Wietse Van Roey (26 ans) estimait que le développement spirituel manquait à son épanouissement personnel et, 23 ans après son baptême, a embrassé le christianisme.
«J’ai envisagé toutes les religions, mais avec le christianisme, les pièces du puzzle se sont assemblées. Je considère Dieu comme mon « psychologue personnel ». Je remarque qu’il subsiste encore beaucoup de préjugés à propos du christianisme. Par exemple, quand je dis que je prie, les gens pensent que je joins les mains et que je me mets à genoux. Alors que pour moi, c’est simplement une conversation, comme d’autres parlent avec eux-mêmes. Lors d’une fête, une fille s’est déjà moquée de moi quand j’ai dit que j’étais croyant. J’ai le sentiment que d’autres religions comme l’islam sont prises plus rapidement au sérieux.»
«Beaucoup de mes amis sont devenus plus croyants, mais ce n’est que récemment que nous l’avons découvert les uns des autres.»

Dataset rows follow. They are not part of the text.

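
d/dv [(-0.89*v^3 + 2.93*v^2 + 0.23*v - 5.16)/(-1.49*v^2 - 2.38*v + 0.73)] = (1.3261*v^4 + 4.2364*v^3 - 8.5798*v^2 - 11.099*v - 12.1129)/(2.2201*v^4 + 7.0924*v^3 + 3.489*v^2 - 3.4748*v + 0.5329)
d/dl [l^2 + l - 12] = 2*l + 1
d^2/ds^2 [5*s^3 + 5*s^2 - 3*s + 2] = 30*s + 10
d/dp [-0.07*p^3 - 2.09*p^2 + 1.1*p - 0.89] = -0.21*p^2 - 4.18*p + 1.1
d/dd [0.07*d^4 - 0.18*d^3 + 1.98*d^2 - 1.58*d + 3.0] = 0.28*d^3 - 0.54*d^2 + 3.96*d - 1.58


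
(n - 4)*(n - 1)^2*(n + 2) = n^4 - 4*n^3 - 3*n^2 + 14*n - 8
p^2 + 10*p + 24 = (p + 4)*(p + 6)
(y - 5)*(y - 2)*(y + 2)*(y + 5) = y^4 - 29*y^2 + 100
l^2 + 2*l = l*(l + 2)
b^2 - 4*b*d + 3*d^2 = (b - 3*d)*(b - d)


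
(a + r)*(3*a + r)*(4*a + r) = 12*a^3 + 19*a^2*r + 8*a*r^2 + r^3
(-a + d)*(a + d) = -a^2 + d^2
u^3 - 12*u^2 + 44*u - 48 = (u - 6)*(u - 4)*(u - 2)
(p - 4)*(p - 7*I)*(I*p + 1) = I*p^3 + 8*p^2 - 4*I*p^2 - 32*p - 7*I*p + 28*I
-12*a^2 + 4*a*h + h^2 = (-2*a + h)*(6*a + h)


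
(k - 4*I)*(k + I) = k^2 - 3*I*k + 4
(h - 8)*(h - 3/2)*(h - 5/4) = h^3 - 43*h^2/4 + 191*h/8 - 15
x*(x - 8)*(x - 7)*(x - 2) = x^4 - 17*x^3 + 86*x^2 - 112*x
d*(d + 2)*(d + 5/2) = d^3 + 9*d^2/2 + 5*d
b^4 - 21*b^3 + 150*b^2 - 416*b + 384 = (b - 8)^2*(b - 3)*(b - 2)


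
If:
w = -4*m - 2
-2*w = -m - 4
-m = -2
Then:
No Solution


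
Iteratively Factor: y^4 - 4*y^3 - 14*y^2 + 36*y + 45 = (y - 3)*(y^3 - y^2 - 17*y - 15) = (y - 3)*(y + 1)*(y^2 - 2*y - 15) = (y - 5)*(y - 3)*(y + 1)*(y + 3)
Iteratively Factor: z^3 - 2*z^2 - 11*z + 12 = (z - 4)*(z^2 + 2*z - 3) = (z - 4)*(z - 1)*(z + 3)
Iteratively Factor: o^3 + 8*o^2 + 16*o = (o + 4)*(o^2 + 4*o) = o*(o + 4)*(o + 4)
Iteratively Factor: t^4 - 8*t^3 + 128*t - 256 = (t - 4)*(t^3 - 4*t^2 - 16*t + 64) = (t - 4)^2*(t^2 - 16) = (t - 4)^2*(t + 4)*(t - 4)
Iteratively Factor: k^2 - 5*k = (k - 5)*(k)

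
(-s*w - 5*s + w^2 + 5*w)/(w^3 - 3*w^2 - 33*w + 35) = (-s + w)/(w^2 - 8*w + 7)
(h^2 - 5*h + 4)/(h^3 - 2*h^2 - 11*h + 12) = 1/(h + 3)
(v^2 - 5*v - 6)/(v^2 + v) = (v - 6)/v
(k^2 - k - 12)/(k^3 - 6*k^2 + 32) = (k + 3)/(k^2 - 2*k - 8)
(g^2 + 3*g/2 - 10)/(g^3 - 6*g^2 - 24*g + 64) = (g - 5/2)/(g^2 - 10*g + 16)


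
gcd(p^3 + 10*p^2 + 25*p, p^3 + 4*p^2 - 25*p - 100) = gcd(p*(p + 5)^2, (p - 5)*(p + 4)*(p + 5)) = p + 5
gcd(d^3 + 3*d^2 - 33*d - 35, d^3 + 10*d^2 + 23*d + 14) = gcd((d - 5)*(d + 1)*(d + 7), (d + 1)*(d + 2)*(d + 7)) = d^2 + 8*d + 7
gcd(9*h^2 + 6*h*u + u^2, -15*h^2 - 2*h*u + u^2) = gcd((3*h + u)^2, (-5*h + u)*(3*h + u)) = 3*h + u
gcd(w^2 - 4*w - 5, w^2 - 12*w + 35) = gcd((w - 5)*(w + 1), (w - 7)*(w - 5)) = w - 5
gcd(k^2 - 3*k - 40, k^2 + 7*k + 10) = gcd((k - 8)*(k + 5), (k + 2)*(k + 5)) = k + 5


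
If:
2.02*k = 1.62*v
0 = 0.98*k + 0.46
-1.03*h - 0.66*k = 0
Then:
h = 0.30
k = -0.47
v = -0.59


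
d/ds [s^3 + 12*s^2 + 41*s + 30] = 3*s^2 + 24*s + 41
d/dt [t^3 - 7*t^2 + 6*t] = 3*t^2 - 14*t + 6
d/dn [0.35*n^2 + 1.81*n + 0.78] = 0.7*n + 1.81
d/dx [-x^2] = -2*x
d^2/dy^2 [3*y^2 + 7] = 6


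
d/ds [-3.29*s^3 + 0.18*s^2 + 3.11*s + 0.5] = -9.87*s^2 + 0.36*s + 3.11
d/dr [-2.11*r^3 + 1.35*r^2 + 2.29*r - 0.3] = -6.33*r^2 + 2.7*r + 2.29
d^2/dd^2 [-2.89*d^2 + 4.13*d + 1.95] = -5.78000000000000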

«Beaucoup de mes amis sont devenus plus croyants, mais ce n’est que récemment que nous l’avons découvert les uns des autres. Maintenant, nous nous envoyons des TikTok sur la foi et nous nous suivons sur l’application Bible. Il m’est aussi déjà arrivé d’aller à l’église avec un ami. C’est agréable d’en parler avec des amis, mais la foi reste pour moi quelque chose de personnel.»
«Le catholicisme est une religion morte»
A seize ans, Cathy* s’est convertie à l’islam. Elle est tombée amoureuse lors d’un job d’étudiant. «Je pense que c’est à cause de ses beaux récits sur le Coran que j’ai décidé de me convertir. Mais peu après, il a rompu tout contact. J’ai encore essayé de continuer à croire pendant quelques semaines. Mais après avoir passé tout l’été à me promener en longues robes, j’ai compris que ma conversion était un élan émotionnel et non une décision consciente.»
«Ce qui me manquait dans le catholicisme, c’était la solidarité et la vivacité de l’islam. Le catholicisme est une religion morte, elle ne vit pas vraiment chez les jeunes. C’est pourquoi je cherche maintenant activement des communautés de jeunes, qui offrent justement de l’implication et un sentiment d’unité. J’ai profondément honte de cette période de ma vie, beaucoup de gens ignorent même que j’ai été musulmane pendant un temps. Est-ce que j’ai tourné la page? Non, je ne pense pas, je l’ai enfermée dans un coffre et repoussée.»
«Je ne deviendrai jamais l’homme musulman idéal»
Nathan Dupont (22 ans) a découvert deux nouvelles amours cette dernière année: il est tombé amoureux d’une musulmane chiite et aussi de sa foi. Il s’est converti en septembre.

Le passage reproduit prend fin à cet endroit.